The plaintiff’s expert identified a target range of Propofol blood level concentration of 3-4 mcg/mil while the defence expert gave a range of 2-5 mcg/mil. Both agreed that there was no way to know exactly what infusion rate of Propofol leads to what level of blood concentration of Propofol in any particular patient. Both relied on the Schuttler study to calculate the blood concentration level. Using calculations based on the study showed that at a Propofol dosage of 50 mcg, the plaintiff’s blood concentration level was below the lower limit of even the defence expert’s therapeutic target range.

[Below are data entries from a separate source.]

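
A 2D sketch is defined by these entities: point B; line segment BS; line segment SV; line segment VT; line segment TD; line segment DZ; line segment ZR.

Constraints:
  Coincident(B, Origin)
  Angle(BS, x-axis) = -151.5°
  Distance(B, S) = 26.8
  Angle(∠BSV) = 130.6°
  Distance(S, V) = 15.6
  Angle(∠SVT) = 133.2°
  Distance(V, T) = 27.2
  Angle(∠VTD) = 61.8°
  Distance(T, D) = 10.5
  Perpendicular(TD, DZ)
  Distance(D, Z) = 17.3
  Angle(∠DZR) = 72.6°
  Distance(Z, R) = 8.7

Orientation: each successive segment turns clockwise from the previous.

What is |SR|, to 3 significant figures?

29.0

B is at the origin; BS runs at -151.5° with length 26.8, so S = (-23.6, -12.8). ∠BSV = 130.6° gives SV at 159° from the x-axis; with |SV| = 15.6, V = (-38.1, -7.22). ∠SVT = 133.2° gives VT at 112° from the x-axis; with |VT| = 27.2, T = (-48.4, 17.9). ∠VTD = 61.8° gives TD at -5.90° from the x-axis; with |TD| = 10.5, D = (-38.0, 16.9). TD is perpendicular to DZ, so DZ runs at -95.9°; with |DZ| = 17.3, Z = (-39.8, -0.345). ∠DZR = 72.6° gives ZR at 157° from the x-axis; with |ZR| = 8.7, R = (-47.8, 3.10). Then |SR| = |R − S| = 29.0.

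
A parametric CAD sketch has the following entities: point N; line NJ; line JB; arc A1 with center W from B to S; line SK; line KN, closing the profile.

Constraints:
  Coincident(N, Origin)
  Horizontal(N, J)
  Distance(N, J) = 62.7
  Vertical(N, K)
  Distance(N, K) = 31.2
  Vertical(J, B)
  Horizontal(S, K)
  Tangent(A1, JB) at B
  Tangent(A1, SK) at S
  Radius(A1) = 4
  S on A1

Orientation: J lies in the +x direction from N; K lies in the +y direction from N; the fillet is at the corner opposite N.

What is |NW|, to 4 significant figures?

64.70

N and K share the same x with |NK| = 31.2 and K on the +y side, so K = (0.000, 31.20). The virtual corner opposite N is at (62.70, 31.20). A1 meets JB tangentially, so WB is at right angles to JB and tangency of A1 to SK means the radius WS is perpendicular to SK, with radius 4.0, so the center W sits 4.0 in from both sides at W = (58.70, 27.20). Then |NW| = |W − N| = 64.70.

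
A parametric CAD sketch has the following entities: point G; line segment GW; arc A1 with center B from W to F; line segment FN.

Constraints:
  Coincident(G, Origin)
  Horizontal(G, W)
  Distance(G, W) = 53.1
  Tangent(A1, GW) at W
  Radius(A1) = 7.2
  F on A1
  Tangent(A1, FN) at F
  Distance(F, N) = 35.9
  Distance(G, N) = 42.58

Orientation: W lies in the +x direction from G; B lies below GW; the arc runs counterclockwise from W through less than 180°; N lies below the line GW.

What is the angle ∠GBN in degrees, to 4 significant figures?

52.31°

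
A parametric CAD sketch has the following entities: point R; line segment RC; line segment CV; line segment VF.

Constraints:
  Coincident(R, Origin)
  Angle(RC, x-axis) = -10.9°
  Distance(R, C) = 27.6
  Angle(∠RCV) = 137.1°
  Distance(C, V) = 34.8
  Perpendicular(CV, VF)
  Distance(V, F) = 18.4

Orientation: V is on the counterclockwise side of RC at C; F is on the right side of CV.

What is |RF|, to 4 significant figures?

66.41

R is at the origin; RC runs at -10.9° with length 27.6, so C = 27.6·(cos -10.9°, sin -10.9°) = (27.10, -5.219). ∠RCV = 137.1°, so CV runs at -10.9° + (180° − 137.1°) = 32.00° from the x-axis; with |CV| = 34.8, V = C + 34.8·(cos 32.00°, sin 32.00°) = (56.61, 13.22). The perpendicularity gives VF at right angles to CV; with |VF| = 18.4 on the right of CV, F = V + 18.4·(0.5299, -0.8480) = (66.36, -2.382). Then |RF| = |F − R| = 66.41.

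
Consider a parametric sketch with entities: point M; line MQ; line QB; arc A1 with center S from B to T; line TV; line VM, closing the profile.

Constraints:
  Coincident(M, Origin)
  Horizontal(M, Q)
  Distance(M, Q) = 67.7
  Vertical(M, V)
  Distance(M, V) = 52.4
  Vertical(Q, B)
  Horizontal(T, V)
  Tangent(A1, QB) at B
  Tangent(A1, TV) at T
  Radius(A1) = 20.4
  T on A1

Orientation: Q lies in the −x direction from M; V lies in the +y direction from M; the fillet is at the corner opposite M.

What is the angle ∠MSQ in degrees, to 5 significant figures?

88.438°

M is at the origin; M and Q share the same y with |MQ| = 67.7 and Q on the −x side, so Q = (-67.700, 0.0000). M and V share the same x with |MV| = 52.4 and V on the +y side, so V = (0.0000, 52.400). The virtual corner opposite M is at (-67.700, 52.400). The tangent condition forces SB to be normal to QB and A1 meets TV tangentially, so ST is at right angles to TV, with radius 20.4, so the center S sits 20.4 in from both sides at S = (-47.300, 32.000). Then cos ∠MSQ = SM·SQ / (|SM||SQ|), giving 88.438°.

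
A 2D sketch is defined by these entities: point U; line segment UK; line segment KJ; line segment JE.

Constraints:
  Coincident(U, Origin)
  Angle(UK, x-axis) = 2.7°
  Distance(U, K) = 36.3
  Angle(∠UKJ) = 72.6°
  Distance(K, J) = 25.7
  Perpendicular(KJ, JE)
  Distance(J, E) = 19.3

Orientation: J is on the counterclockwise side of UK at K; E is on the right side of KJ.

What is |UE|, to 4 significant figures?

55.94

∠UKJ = 72.6°, so KJ runs at 2.7° + (180° − 72.6°) = 110.1° from the x-axis; with |KJ| = 25.7, J = K + 25.7·(cos 110.1°, sin 110.1°) = (27.43, 25.84). KJ is perpendicular to JE; with |JE| = 19.3 on the right of KJ, E = J + 19.3·(0.9391, 0.3437) = (45.55, 32.48). Then |UE| = |E − U| = 55.94.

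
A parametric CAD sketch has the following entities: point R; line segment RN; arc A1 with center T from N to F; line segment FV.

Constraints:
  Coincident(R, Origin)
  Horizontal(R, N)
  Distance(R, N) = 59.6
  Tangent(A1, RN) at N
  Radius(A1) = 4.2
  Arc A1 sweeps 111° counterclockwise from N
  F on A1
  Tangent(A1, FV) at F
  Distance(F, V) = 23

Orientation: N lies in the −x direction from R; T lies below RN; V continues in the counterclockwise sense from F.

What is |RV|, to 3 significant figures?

61.6

On A1, N sits at bearing 90° from T; a 111° counterclockwise sweep puts F at bearing 201°, so F = T + 4.2·(cos 201°, sin 201°) = (-63.5, -5.71). Tangency of A1 to FV means the radius TF is perpendicular to FV, so FV runs along (−sin 201°, cos 201°); with |FV| = 23.0, V = (-55.3, -27.2). Then |RV| = |V − R| = 61.6.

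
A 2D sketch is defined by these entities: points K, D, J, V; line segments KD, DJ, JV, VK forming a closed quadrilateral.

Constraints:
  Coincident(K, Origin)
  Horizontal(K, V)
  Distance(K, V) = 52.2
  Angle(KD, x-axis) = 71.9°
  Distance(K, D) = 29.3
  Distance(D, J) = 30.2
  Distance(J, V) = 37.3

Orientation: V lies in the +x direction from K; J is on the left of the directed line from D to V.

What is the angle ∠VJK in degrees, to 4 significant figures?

69.51°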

As the infusion dosage fell below the therapeutic range, this was not an error of clinical or medical judgment where the responsibility is to choose a dose within the range. The defendants were also unable to rely on patient variability as a reason for the plaintiff’s awareness, as again she was not dosed based on average therapeutic doses. The infusion rate of 50 mcg/kg/min was not expected by the literature to lead to a blood concentration level for her within the appropriate range.
The court found that the defendant G did not meet the standard of care in his administration of the infusion of Propofol and specifically that – in the period between the reduction in nitrous oxide and the first uptick in the infusion rate of Propofol (approximately 9:15 a.m.) – the infusion rate was insufficient and below the therapeutic range.
Awareness occurs in approximately 1 of every 1000 patients undergoing general anaesthetic. Both experts agreed that it was not possible to guarantee to a patient that awareness will not occur despite the best of intentions, and that despite the honest and intelligent exercise of medical judgment, an adverse event can still occur.
The court found that the plaintiff’s awareness did not result from unique patient variability. It resulted from the significant reduction of nitrous oxide without the defendant G implementing any of the means available to address the decrease. He failed to administer in this critical period a Propofol infusion predicted to provide a blood concentration level within the therapeutic range. Here there was a discrete loss of an important agent and a delay in implementing a replacement agent at the very time the Propofol infusion was too low to be within the predicted goal posts of blood concentration levels. This all resulted from the defendant G’s actions or inactions.
In all of the circumstances the Plaintiff has established causation on a balance of probabilities.
The quantum of damages had been agreed upon.